# questions about the 270?



## clemsonguy81 (Dec 12, 2008)

i have not hade experiance with many rifle calibers so i need some help.

im thinking about either a 270 or a 30-06.

ill be using it for deer hunting but where i live there are many bears SO I WANT SOMTHING THAT WOULD DROP A BEAR.

please post an image of a 270 bullet compared to a 30-06 bullet if possible.

and by the way for the 270 i plan on using 150 grain bullets. :sniper:


----------



## varmit b gone (Jan 31, 2008)

I don't have a pic of an '06, but the 270 is a 30-06 casing necked down to .270. IMO I think the 270 would suit you well, it and the 270's ballistics are almost identical, but the 270 will fly alot flatter. Just my 0.02.


----------



## Bernie P. (Sep 25, 2008)

I would go with either the .270 or a .280.Of the four based on the 06 case these two are the ones I like best.Good luck!


----------



## clemsonguy81 (Dec 12, 2008)

but could a 270 with 150 grain bullets take a bear like stop it from charging at you?


----------



## Burly1 (Sep 20, 2003)

When you want to stop a charging animal, bullet construction is paramount. Bullets that will hold together and penetrate deeply are available in both cartridges. I think though, that if you are truly concerned about such an ocurance, the '06 with a 220 grain Partition might be the one for you.
Burl


----------



## clemsonguy81 (Dec 12, 2008)

im not saying im gonna be hunting bear its just if i saw one fron 50 yards and i shot it i dont want it think "did a fly just hit me?"
i want it to go down and not charge me AFTER i shot it.


----------



## mike landrich (Jul 5, 2008)

At what distance do you take most of your shots? If they're under 300 yards, I'd go with the '06, just due to the heavier bullets. The 270 is a great round, but the '06 is a little better, when bears are a factor.


----------



## clemsonguy81 (Dec 12, 2008)

yep i like the 30-06


----------



## NDTerminator (Aug 20, 2003)

mike landrich said:


> At what distance do you take most of your shots? If they're under 300 yards, I'd go with the '06, just due to the heavier bullets. The 270 is a great round, but the '06 is a little better, when bears are a factor.


I have a ton of experience with the 270 and a bit less with the 06' & 308, and I agree with Mike on this question. However, the 270 will take care of black bear without breaking a sweat. You can't go wrong either way, really...


----------



## clemsonguy81 (Dec 12, 2008)

hey well what is the max range for a 30-06 vs black bear.


----------



## varmit b gone (Jan 31, 2008)

How far can you shoot?
Answer that and you've answered your own question. :sniper:


----------



## Bernie P. (Sep 25, 2008)

Bears should never be shot at from long distance.If you only wound it and it gets away the next poor slob is in for a world of hurt.


----------



## varmit b gone (Jan 31, 2008)

I shbould have clarified. How far can you shoot well and know you can hit. I agree with Bernie though, BTW I thought you said it was in case a bear charged you, so distance shouldn't matter?


----------



## iwantabuggy (Feb 15, 2005)

Clemson

Looks like you are from South Carolina? If so, a charging bear is so far out there, I wouldn't even bother giving it a second thought. Black bears are pretty timid. If you are talking about Brown Bears, as in a trip to Canada or Alaska, then you may have a legitimate concern, in which case bigger is better as long as you can hit it.

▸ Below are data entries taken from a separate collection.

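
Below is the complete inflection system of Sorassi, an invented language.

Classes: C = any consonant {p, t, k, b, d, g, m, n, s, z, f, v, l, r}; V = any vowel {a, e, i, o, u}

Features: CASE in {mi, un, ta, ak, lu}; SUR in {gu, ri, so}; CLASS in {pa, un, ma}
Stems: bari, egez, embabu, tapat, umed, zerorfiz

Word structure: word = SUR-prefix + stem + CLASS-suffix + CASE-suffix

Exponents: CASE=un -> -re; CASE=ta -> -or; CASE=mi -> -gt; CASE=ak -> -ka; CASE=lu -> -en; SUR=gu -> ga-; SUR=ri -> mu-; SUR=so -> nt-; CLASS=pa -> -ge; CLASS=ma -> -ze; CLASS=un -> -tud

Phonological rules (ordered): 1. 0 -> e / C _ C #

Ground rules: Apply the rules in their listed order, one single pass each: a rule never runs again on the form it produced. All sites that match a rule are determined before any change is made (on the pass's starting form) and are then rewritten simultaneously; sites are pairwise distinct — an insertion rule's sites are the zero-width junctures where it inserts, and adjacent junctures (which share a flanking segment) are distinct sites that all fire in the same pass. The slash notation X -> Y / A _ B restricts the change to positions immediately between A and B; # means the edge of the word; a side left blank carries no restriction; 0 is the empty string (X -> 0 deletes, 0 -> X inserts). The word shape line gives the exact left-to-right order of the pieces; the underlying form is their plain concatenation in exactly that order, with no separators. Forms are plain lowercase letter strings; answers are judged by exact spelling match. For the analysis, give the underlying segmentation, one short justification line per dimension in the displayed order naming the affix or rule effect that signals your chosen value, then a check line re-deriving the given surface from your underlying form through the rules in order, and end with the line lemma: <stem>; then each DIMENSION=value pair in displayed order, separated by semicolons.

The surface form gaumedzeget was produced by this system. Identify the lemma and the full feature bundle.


underlying: ga-umed-ze-gt
CASE=mi - signalled by the affix -gt
SUR=gu - signalled by the affix ga-
CLASS=ma - signalled by the affix -ze
check: gaumedzegt -> gaumedzeget
lemma: umed; CASE=mi; SUR=gu; CLASS=ma


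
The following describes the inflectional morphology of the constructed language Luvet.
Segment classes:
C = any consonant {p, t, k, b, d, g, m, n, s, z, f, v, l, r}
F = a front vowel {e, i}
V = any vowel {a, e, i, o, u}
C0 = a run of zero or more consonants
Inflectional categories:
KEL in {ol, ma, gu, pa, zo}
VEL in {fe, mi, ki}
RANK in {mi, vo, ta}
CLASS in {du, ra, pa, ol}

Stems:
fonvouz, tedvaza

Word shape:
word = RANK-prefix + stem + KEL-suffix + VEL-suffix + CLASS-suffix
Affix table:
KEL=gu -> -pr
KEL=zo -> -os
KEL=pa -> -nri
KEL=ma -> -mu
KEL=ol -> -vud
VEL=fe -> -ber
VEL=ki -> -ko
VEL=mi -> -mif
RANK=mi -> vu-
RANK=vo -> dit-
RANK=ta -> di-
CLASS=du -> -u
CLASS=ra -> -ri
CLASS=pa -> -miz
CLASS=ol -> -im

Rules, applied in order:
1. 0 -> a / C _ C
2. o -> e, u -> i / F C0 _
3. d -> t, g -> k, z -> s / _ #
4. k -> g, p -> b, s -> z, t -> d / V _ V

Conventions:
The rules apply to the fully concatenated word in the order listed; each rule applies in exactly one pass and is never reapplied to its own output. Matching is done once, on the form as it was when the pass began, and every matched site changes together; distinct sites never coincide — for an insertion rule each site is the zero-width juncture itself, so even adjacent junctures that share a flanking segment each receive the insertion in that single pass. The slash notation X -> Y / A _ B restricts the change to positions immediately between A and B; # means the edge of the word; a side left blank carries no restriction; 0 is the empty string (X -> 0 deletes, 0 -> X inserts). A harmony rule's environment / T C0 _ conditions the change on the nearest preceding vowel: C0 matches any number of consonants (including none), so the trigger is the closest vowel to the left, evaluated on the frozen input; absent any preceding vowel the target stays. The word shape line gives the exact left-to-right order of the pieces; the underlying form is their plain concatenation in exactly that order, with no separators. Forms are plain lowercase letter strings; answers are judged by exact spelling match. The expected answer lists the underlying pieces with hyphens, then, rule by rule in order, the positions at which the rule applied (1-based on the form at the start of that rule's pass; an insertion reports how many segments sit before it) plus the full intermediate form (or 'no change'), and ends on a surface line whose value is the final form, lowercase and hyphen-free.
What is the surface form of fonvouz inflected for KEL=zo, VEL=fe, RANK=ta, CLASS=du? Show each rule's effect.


underlying: di-fonvouz-os-ber-u
1. 0 -> a / C _ C: inserts after position(s) 5, 11: difonavouzosaberu
2. o -> e, u -> i / F C0 _: fires at position(s) 4, 17: difenavouzosaberi
3. d -> t, g -> k, z -> s / _ #: no change
4. k -> g, p -> b, s -> z, t -> d / V _ V: fires at position(s) 12: difenavouzozaberi
surface: difenavouzozaberi


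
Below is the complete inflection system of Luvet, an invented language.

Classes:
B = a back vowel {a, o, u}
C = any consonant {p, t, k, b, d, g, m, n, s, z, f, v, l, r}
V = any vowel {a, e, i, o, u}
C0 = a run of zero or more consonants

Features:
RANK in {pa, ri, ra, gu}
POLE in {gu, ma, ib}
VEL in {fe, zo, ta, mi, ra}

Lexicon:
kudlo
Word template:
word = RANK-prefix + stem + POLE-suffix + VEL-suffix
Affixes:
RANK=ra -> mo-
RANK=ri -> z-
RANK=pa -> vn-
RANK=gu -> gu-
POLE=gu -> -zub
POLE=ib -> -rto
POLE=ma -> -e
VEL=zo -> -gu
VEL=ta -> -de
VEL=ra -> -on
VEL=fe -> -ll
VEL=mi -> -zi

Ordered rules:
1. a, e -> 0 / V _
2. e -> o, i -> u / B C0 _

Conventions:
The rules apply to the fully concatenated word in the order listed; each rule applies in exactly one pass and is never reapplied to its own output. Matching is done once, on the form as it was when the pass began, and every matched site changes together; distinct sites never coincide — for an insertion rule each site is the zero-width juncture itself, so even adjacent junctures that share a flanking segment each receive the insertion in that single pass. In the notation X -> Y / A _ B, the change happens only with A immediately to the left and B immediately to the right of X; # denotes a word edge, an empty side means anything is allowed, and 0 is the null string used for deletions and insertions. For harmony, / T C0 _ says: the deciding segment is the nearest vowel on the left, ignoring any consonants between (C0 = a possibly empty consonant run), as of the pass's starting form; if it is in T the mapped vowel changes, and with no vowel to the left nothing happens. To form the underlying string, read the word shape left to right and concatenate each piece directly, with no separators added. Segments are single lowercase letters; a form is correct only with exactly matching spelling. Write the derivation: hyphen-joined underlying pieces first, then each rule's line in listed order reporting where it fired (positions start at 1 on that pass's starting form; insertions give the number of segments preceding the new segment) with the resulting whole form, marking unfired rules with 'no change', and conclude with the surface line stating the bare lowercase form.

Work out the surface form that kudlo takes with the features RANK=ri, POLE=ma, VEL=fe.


underlying: z-kudlo-e-ll
1. a, e -> 0 / V _: fires at position(s) 7: zkudloll
2. e -> o, i -> u / B C0 _: no change
surface: zkudloll


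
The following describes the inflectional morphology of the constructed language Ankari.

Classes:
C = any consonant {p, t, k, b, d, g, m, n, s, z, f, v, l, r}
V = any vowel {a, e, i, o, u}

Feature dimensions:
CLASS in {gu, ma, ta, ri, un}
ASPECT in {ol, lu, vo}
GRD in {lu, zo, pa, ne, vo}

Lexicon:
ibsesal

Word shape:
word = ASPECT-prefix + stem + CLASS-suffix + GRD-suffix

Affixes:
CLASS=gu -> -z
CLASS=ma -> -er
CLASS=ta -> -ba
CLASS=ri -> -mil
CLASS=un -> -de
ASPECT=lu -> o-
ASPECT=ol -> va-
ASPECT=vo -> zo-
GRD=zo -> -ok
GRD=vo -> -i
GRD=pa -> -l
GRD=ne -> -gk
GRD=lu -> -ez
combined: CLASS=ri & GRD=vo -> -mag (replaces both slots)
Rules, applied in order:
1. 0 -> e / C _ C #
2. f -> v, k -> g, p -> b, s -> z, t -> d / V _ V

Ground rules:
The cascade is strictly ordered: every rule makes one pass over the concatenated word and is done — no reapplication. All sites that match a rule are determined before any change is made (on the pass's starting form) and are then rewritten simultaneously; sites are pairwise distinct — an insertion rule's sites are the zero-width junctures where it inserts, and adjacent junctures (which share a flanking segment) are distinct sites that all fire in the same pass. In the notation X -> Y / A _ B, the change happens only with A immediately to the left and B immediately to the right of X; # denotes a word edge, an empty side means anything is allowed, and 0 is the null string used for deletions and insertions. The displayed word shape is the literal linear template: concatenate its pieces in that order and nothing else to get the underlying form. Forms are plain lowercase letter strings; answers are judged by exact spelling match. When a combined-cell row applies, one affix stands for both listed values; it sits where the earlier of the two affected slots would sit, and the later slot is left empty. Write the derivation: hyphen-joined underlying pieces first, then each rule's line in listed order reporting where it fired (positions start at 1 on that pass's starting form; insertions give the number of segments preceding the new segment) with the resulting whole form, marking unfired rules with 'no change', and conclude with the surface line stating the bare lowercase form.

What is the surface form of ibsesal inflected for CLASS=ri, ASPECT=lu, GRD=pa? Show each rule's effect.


underlying: o-ibsesal-mil-l
1. 0 -> e / C _ C #: inserts after position(s) 11: oibsesalmilel
2. f -> v, k -> g, p -> b, s -> z, t -> d / V _ V: fires at position(s) 6: oibsezalmilel
surface: oibsezalmilel


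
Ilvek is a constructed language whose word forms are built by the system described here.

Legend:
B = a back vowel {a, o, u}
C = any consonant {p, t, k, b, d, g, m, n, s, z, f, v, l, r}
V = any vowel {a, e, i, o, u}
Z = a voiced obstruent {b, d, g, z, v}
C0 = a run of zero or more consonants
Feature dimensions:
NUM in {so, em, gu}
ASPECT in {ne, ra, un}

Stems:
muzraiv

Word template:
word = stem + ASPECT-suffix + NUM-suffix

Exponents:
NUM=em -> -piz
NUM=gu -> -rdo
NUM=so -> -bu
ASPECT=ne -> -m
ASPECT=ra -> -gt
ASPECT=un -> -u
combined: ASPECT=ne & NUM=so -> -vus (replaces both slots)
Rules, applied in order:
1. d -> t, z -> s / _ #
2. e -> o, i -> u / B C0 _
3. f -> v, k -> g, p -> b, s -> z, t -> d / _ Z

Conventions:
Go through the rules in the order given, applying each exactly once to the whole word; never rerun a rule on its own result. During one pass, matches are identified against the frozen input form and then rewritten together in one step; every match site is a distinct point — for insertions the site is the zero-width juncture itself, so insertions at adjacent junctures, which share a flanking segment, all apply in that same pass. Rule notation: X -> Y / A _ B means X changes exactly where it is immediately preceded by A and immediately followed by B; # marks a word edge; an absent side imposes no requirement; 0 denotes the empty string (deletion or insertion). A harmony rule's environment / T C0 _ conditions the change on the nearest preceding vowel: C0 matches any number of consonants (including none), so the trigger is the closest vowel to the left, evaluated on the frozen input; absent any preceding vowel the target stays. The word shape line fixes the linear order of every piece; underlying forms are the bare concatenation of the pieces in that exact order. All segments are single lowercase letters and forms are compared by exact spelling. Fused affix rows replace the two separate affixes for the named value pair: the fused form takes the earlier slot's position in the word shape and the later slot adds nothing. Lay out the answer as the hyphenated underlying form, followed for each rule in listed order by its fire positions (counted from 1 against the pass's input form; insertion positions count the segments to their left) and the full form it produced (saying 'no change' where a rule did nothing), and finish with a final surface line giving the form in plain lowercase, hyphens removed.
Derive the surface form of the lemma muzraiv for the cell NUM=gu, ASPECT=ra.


underlying: muzraiv-gt-rdo
1. d -> t, z -> s / _ #: no change
2. e -> o, i -> u / B C0 _: fires at position(s) 6: muzrauvgtrdo
3. f -> v, k -> g, p -> b, s -> z, t -> d / _ Z: no change
surface: muzrauvgtrdo


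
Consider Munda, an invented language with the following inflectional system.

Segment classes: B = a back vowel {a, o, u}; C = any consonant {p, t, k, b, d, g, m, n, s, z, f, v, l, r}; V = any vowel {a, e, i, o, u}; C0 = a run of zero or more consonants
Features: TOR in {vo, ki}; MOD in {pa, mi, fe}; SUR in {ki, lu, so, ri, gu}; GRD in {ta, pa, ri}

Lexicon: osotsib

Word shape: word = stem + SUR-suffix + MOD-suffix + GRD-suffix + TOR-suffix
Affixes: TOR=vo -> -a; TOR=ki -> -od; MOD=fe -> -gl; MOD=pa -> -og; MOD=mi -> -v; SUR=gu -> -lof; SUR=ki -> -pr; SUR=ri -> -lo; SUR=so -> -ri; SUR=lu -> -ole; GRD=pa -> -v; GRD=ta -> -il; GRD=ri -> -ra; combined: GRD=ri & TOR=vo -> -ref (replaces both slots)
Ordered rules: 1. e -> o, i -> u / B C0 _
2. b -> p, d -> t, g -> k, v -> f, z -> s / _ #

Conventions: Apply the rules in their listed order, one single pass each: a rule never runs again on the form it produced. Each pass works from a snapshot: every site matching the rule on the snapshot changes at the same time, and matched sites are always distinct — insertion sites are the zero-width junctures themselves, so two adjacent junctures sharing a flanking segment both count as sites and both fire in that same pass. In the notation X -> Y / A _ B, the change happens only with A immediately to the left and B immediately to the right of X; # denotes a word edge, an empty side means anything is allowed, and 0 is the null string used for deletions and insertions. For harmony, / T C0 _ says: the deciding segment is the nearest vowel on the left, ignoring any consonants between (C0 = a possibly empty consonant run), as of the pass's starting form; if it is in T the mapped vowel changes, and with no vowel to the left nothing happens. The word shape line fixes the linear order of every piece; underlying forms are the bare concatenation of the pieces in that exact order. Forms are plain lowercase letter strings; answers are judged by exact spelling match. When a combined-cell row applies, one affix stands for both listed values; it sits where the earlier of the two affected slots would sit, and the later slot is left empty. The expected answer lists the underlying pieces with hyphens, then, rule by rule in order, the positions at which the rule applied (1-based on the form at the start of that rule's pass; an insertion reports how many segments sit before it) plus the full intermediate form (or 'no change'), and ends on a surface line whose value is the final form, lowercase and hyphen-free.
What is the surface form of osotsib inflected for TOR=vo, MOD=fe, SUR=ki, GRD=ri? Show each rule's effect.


underlying: osotsib-pr-gl-ref
1. e -> o, i -> u / B C0 _: fires at position(s) 6: osotsubprglref
2. b -> p, d -> t, g -> k, v -> f, z -> s / _ #: no change
surface: osotsubprglref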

I wouldn't recommend a shot with any caliber or cartridge on a bear (black or brown) beyond about 200 yards or so. They are hard to kill. Within that range almost any high powered rifle with a good quality bullet will do the job nicely on a black bear. I wouldn't personally recommend anything smaller than 6.5mm. Having said that, my brother killed a 6 footer with one shot this fall at about 225 yards with a 25-06, so I know it can be done.

Unless there is more going on here than you have mentioned, I think you are being overly concerned about something that is never going to happen.


----------



## mike landrich (Jul 5, 2008)

If you really want to stop a charging bear, there are only 2 modern rounds worth mentioning *458 LOTT *and *460 Weatherby*.

Now that those who know those rounds have gotten a laugh, there is no going wrong with either the 270 or '06. Like I said earlier the '06 has a slight edge for me, but that said, I own a 270 and not an '06. I'd use my 300 Win or, more likely, 338 RUM if I expected any kind of encounter with dangerous animals. Deciding between a 270 and an '06 is like deciding between a new Ford F-Series and a new Chevy Silverado. It's all personal preference.


----------